When, after dinner, they adjourned to the warm comforts of the great fireplace, Lisle repeated the brief, provocative speech he’d made in the Crooked Crook.
“And nobody threw anything at you?” Olivia said.
“Certainly not,” he said. “Two minutes after I left, they were laughing and cheering, according to Nichols, and fighting to sign up to work. He tells me they signed up their relatives as well, not wishing any kin to be deemed less brave than savage Highlanders—or less brave than a wee red-haired lass. We all know that you were the one who turned the tide.”
“But you knew how to take advantage of the situation,” she said. She was sorry she hadn’t been there. She’d have liked to be in the public house afterward as well, to hear the villagers. That must have been a treat.
“Well done, indeed,” said Lady Cooper. “I can hardly wait to see the burly Scotsmen climbing their ladders and heaving bricks about and such.”
“Not that we haven’t agreeable sights indoors
,” Lady Withcote said. She cast an admiring glance at Herrick, who came in carrying a tray with their drinks.
When he’d gone out again, Lady Cooper said, “Where on earth did you find him, Olivia?”
“He simply appeared,” she said, “like the genie in The Arabian Nights.”
“I’d like to rub his lamp,” said Lady Withcote.
“Millicent, let us offer a toast—to Olivia for procuring a fine specimen of a manservant.”
“To Olivia,” said Lady Withcote.
Lisle raised his glass. His grey gaze met Olivia’s, and she saw the silvery stars and the glowing moon, and everything flooded back, a hot rush of memories.
“To Olivia,” he said.
“And to Lisle,” said Lady Cooper. “For the brawny Scotsmen to come.”
“To Lisle,” said Lady Withcote.
“To Lisle,” said Olivia, and over the rim of her glass, she shot him a look full of hot meaning, too, in revenge.
“I thank you, ladies,” he said. “But now I must beg your indulgence. I’ve an army of workmen expected tomorrow, and I shall want all my wits. That means keeping country hours.” He apologized for being dull, said good night, and went up to his room.
They’d been over every inch of the castle during the last few years. They knew every passage and stairwell, every way in and out. Huddled in the dilapidated watch house, they watched the windows of the south tower.

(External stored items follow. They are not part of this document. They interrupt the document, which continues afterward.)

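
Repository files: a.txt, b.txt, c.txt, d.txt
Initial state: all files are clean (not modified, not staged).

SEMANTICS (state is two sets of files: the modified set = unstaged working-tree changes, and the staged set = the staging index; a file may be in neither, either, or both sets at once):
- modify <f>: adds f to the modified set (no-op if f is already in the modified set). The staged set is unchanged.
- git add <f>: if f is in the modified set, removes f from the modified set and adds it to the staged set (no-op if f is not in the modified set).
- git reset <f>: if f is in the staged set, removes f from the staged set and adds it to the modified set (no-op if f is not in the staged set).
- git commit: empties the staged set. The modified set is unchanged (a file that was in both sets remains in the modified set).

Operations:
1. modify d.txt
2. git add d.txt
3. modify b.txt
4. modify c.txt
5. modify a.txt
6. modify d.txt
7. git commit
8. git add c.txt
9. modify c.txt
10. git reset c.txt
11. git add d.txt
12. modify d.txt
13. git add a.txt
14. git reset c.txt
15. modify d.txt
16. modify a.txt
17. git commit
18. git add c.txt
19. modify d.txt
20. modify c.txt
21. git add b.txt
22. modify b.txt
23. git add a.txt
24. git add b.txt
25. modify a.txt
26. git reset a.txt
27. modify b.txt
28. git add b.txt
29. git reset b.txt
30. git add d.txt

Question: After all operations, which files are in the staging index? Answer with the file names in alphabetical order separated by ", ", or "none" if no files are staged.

Answer: c.txt, d.txt

Derivation:
After op 1 (modify d.txt): modified={d.txt} staged={none}
After op 2 (git add d.txt): modified={none} staged={d.txt}
After op 3 (modify b.txt): modified={b.txt} staged={d.txt}
After op 4 (modify c.txt): modified={b.txt, c.txt} staged={d.txt}
After op 5 (modify a.txt): modified={a.txt, b.txt, c.txt} staged={d.txt}
After op 6 (modify d.txt): modified={a.txt, b.txt, c.txt, d.txt} staged={d.txt}
After op 7 (git commit): modified={a.txt, b.txt, c.txt, d.txt} staged={none}
After op 8 (git add c.txt): modified={a.txt, b.txt, d.txt} staged={c.txt}
After op 9 (modify c.txt): modified={a.txt, b.txt, c.txt, d.txt} staged={c.txt}
After op 10 (git reset c.txt): modified={a.txt, b.txt, c.txt, d.txt} staged={none}
After op 11 (git add d.txt): modified={a.txt, b.txt, c.txt} staged={d.txt}
After op 12 (modify d.txt): modified={a.txt, b.txt, c.txt, d.txt} staged={d.txt}
After op 13 (git add a.txt): modified={b.txt, c.txt, d.txt} staged={a.txt, d.txt}
After op 14 (git reset c.txt): modified={b.txt, c.txt, d.txt} staged={a.txt, d.txt}
After op 15 (modify d.txt): modified={b.txt, c.txt, d.txt} staged={a.txt, d.txt}
After op 16 (modify a.txt): modified={a.txt, b.txt, c.txt, d.txt} staged={a.txt, d.txt}
After op 17 (git commit): modified={a.txt, b.txt, c.txt, d.txt} staged={none}
After op 18 (git add c.txt): modified={a.txt, b.txt, d.txt} staged={c.txt}
After op 19 (modify d.txt): modified={a.txt, b.txt, d.txt} staged={c.txt}
After op 20 (modify c.txt): modified={a.txt, b.txt, c.txt, d.txt} staged={c.txt}
After op 21 (git add b.txt): modified={a.txt, c.txt, d.txt} staged={b.txt, c.txt}
After op 22 (modify b.txt): modified={a.txt, b.txt, c.txt, d.txt} staged={b.txt, c.txt}
After op 23 (git add a.txt): modified={b.txt, c.txt, d.txt} staged={a.txt, b.txt, c.txt}
After op 24 (git add b.txt): modified={c.txt, d.txt} staged={a.txt, b.txt, c.txt}
After op 25 (modify a.txt): modified={a.txt, c.txt, d.txt} staged={a.txt, b.txt, c.txt}
After op 26 (git reset a.txt): modified={a.txt, c.txt, d.txt} staged={b.txt, c.txt}
After op 27 (modify b.txt): modified={a.txt, b.txt, c.txt, d.txt} staged={b.txt, c.txt}
After op 28 (git add b.txt): modified={a.txt, c.txt, d.txt} staged={b.txt, c.txt}
After op 29 (git reset b.txt): modified={a.txt, b.txt, c.txt, d.txt} staged={c.txt}
After op 30 (git add d.txt): modified={a.txt, b.txt, c.txt} staged={c.txt, d.txt}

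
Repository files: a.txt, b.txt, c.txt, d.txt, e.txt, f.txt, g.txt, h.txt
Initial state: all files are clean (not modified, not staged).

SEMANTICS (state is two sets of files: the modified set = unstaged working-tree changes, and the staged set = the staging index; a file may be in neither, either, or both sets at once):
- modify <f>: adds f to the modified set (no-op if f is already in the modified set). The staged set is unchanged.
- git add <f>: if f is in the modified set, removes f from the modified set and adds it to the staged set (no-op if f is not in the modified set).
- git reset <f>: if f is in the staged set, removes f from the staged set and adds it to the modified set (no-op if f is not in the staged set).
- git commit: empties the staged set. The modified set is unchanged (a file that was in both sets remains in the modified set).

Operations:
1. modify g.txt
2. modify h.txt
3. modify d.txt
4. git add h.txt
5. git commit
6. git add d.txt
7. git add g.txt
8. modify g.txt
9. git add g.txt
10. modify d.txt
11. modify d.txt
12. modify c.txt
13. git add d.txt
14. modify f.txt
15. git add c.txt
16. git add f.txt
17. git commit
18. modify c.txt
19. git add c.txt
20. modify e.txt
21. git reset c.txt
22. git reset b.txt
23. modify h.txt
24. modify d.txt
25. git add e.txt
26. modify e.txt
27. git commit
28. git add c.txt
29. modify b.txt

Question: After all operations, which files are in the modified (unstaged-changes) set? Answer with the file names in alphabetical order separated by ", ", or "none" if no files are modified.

After op 1 (modify g.txt): modified={g.txt} staged={none}
After op 2 (modify h.txt): modified={g.txt, h.txt} staged={none}
After op 3 (modify d.txt): modified={d.txt, g.txt, h.txt} staged={none}
After op 4 (git add h.txt): modified={d.txt, g.txt} staged={h.txt}
After op 5 (git commit): modified={d.txt, g.txt} staged={none}
After op 6 (git add d.txt): modified={g.txt} staged={d.txt}
After op 7 (git add g.txt): modified={none} staged={d.txt, g.txt}
After op 8 (modify g.txt): modified={g.txt} staged={d.txt, g.txt}
After op 9 (git add g.txt): modified={none} staged={d.txt, g.txt}
After op 10 (modify d.txt): modified={d.txt} staged={d.txt, g.txt}
After op 11 (modify d.txt): modified={d.txt} staged={d.txt, g.txt}
After op 12 (modify c.txt): modified={c.txt, d.txt} staged={d.txt, g.txt}
After op 13 (git add d.txt): modified={c.txt} staged={d.txt, g.txt}
After op 14 (modify f.txt): modified={c.txt, f.txt} staged={d.txt, g.txt}
After op 15 (git add c.txt): modified={f.txt} staged={c.txt, d.txt, g.txt}
After op 16 (git add f.txt): modified={none} staged={c.txt, d.txt, f.txt, g.txt}
After op 17 (git commit): modified={none} staged={none}
After op 18 (modify c.txt): modified={c.txt} staged={none}
After op 19 (git add c.txt): modified={none} staged={c.txt}
After op 20 (modify e.txt): modified={e.txt} staged={c.txt}
After op 21 (git reset c.txt): modified={c.txt, e.txt} staged={none}
After op 22 (git reset b.txt): modified={c.txt, e.txt} staged={none}
After op 23 (modify h.txt): modified={c.txt, e.txt, h.txt} staged={none}
After op 24 (modify d.txt): modified={c.txt, d.txt, e.txt, h.txt} staged={none}
After op 25 (git add e.txt): modified={c.txt, d.txt, h.txt} staged={e.txt}
After op 26 (modify e.txt): modified={c.txt, d.txt, e.txt, h.txt} staged={e.txt}
After op 27 (git commit): modified={c.txt, d.txt, e.txt, h.txt} staged={none}
After op 28 (git add c.txt): modified={d.txt, e.txt, h.txt} staged={c.txt}
After op 29 (modify b.txt): modified={b.txt, d.txt, e.txt, h.txt} staged={c.txt}

Answer: b.txt, d.txt, e.txt, h.txt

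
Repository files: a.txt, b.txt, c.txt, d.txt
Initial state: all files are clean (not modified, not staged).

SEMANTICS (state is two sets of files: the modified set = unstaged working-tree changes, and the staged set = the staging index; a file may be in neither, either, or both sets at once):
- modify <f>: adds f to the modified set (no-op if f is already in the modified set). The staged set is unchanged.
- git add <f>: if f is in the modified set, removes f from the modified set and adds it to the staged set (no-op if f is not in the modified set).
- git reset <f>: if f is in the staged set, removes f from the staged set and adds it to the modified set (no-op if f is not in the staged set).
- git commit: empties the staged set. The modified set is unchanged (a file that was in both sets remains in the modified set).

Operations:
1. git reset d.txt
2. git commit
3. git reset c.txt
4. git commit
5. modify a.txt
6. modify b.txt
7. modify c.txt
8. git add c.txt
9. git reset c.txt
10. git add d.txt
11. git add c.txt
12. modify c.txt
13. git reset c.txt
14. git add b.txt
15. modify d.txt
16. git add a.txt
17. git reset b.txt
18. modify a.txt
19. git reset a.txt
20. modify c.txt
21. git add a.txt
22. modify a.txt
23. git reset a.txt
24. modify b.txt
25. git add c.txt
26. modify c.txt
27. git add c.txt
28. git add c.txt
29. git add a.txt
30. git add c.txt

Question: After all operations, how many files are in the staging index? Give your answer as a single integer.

After op 1 (git reset d.txt): modified={none} staged={none}
After op 2 (git commit): modified={none} staged={none}
After op 3 (git reset c.txt): modified={none} staged={none}
After op 4 (git commit): modified={none} staged={none}
After op 5 (modify a.txt): modified={a.txt} staged={none}
After op 6 (modify b.txt): modified={a.txt, b.txt} staged={none}
After op 7 (modify c.txt): modified={a.txt, b.txt, c.txt} staged={none}
After op 8 (git add c.txt): modified={a.txt, b.txt} staged={c.txt}
After op 9 (git reset c.txt): modified={a.txt, b.txt, c.txt} staged={none}
After op 10 (git add d.txt): modified={a.txt, b.txt, c.txt} staged={none}
After op 11 (git add c.txt): modified={a.txt, b.txt} staged={c.txt}
After op 12 (modify c.txt): modified={a.txt, b.txt, c.txt} staged={c.txt}
After op 13 (git reset c.txt): modified={a.txt, b.txt, c.txt} staged={none}
After op 14 (git add b.txt): modified={a.txt, c.txt} staged={b.txt}
After op 15 (modify d.txt): modified={a.txt, c.txt, d.txt} staged={b.txt}
After op 16 (git add a.txt): modified={c.txt, d.txt} staged={a.txt, b.txt}
After op 17 (git reset b.txt): modified={b.txt, c.txt, d.txt} staged={a.txt}
After op 18 (modify a.txt): modified={a.txt, b.txt, c.txt, d.txt} staged={a.txt}
After op 19 (git reset a.txt): modified={a.txt, b.txt, c.txt, d.txt} staged={none}
After op 20 (modify c.txt): modified={a.txt, b.txt, c.txt, d.txt} staged={none}
After op 21 (git add a.txt): modified={b.txt, c.txt, d.txt} staged={a.txt}
After op 22 (modify a.txt): modified={a.txt, b.txt, c.txt, d.txt} staged={a.txt}
After op 23 (git reset a.txt): modified={a.txt, b.txt, c.txt, d.txt} staged={none}
After op 24 (modify b.txt): modified={a.txt, b.txt, c.txt, d.txt} staged={none}
After op 25 (git add c.txt): modified={a.txt, b.txt, d.txt} staged={c.txt}
After op 26 (modify c.txt): modified={a.txt, b.txt, c.txt, d.txt} staged={c.txt}
After op 27 (git add c.txt): modified={a.txt, b.txt, d.txt} staged={c.txt}
After op 28 (git add c.txt): modified={a.txt, b.txt, d.txt} staged={c.txt}
After op 29 (git add a.txt): modified={b.txt, d.txt} staged={a.txt, c.txt}
After op 30 (git add c.txt): modified={b.txt, d.txt} staged={a.txt, c.txt}
Final staged set: {a.txt, c.txt} -> count=2

Answer: 2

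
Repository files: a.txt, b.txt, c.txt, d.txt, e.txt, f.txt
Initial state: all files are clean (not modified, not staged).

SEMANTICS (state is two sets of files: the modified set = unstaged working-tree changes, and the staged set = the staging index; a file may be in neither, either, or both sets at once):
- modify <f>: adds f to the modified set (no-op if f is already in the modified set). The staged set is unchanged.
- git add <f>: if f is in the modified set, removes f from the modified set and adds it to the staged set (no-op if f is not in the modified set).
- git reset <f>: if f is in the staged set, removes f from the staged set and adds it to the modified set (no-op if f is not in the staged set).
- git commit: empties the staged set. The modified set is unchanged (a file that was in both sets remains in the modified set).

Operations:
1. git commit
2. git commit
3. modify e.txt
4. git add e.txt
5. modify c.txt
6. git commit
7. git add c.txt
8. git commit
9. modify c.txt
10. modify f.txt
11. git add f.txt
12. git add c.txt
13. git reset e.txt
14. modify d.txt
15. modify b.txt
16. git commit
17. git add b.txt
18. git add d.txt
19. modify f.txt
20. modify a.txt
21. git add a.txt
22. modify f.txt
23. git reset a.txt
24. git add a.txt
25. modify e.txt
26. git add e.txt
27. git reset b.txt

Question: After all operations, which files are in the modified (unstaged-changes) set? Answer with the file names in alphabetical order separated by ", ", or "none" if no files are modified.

After op 1 (git commit): modified={none} staged={none}
After op 2 (git commit): modified={none} staged={none}
After op 3 (modify e.txt): modified={e.txt} staged={none}
After op 4 (git add e.txt): modified={none} staged={e.txt}
After op 5 (modify c.txt): modified={c.txt} staged={e.txt}
After op 6 (git commit): modified={c.txt} staged={none}
After op 7 (git add c.txt): modified={none} staged={c.txt}
After op 8 (git commit): modified={none} staged={none}
After op 9 (modify c.txt): modified={c.txt} staged={none}
After op 10 (modify f.txt): modified={c.txt, f.txt} staged={none}
After op 11 (git add f.txt): modified={c.txt} staged={f.txt}
After op 12 (git add c.txt): modified={none} staged={c.txt, f.txt}
After op 13 (git reset e.txt): modified={none} staged={c.txt, f.txt}
After op 14 (modify d.txt): modified={d.txt} staged={c.txt, f.txt}
After op 15 (modify b.txt): modified={b.txt, d.txt} staged={c.txt, f.txt}
After op 16 (git commit): modified={b.txt, d.txt} staged={none}
After op 17 (git add b.txt): modified={d.txt} staged={b.txt}
After op 18 (git add d.txt): modified={none} staged={b.txt, d.txt}
After op 19 (modify f.txt): modified={f.txt} staged={b.txt, d.txt}
After op 20 (modify a.txt): modified={a.txt, f.txt} staged={b.txt, d.txt}
After op 21 (git add a.txt): modified={f.txt} staged={a.txt, b.txt, d.txt}
After op 22 (modify f.txt): modified={f.txt} staged={a.txt, b.txt, d.txt}
After op 23 (git reset a.txt): modified={a.txt, f.txt} staged={b.txt, d.txt}
After op 24 (git add a.txt): modified={f.txt} staged={a.txt, b.txt, d.txt}
After op 25 (modify e.txt): modified={e.txt, f.txt} staged={a.txt, b.txt, d.txt}
After op 26 (git add e.txt): modified={f.txt} staged={a.txt, b.txt, d.txt, e.txt}
After op 27 (git reset b.txt): modified={b.txt, f.txt} staged={a.txt, d.txt, e.txt}

Answer: b.txt, f.txt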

That was where the women were.
Everyone in Gorewood knew who slept where and which maid belonged to whom and where the servants slept, and which of them sneaked out to the stables and which of the grooms was the most popular with the housemaids. After all, it was Gorewood’s castle, and what went on there was everybody’s business.
And so Jock and Roy waited for the windows of the south tower to go dark. Then, keeping to the shadows, they hurried to the broken basement door, climbed down the broken steps and made their way to one of the stairways leading up to the first floor.
Oooowwwoooeeeyowwwoooooooyowwwooooeeeewooyowooooooo.
Olivia sat bolt upright. “Good God!”
She heard soft footsteps. “Miss? What is that noise?”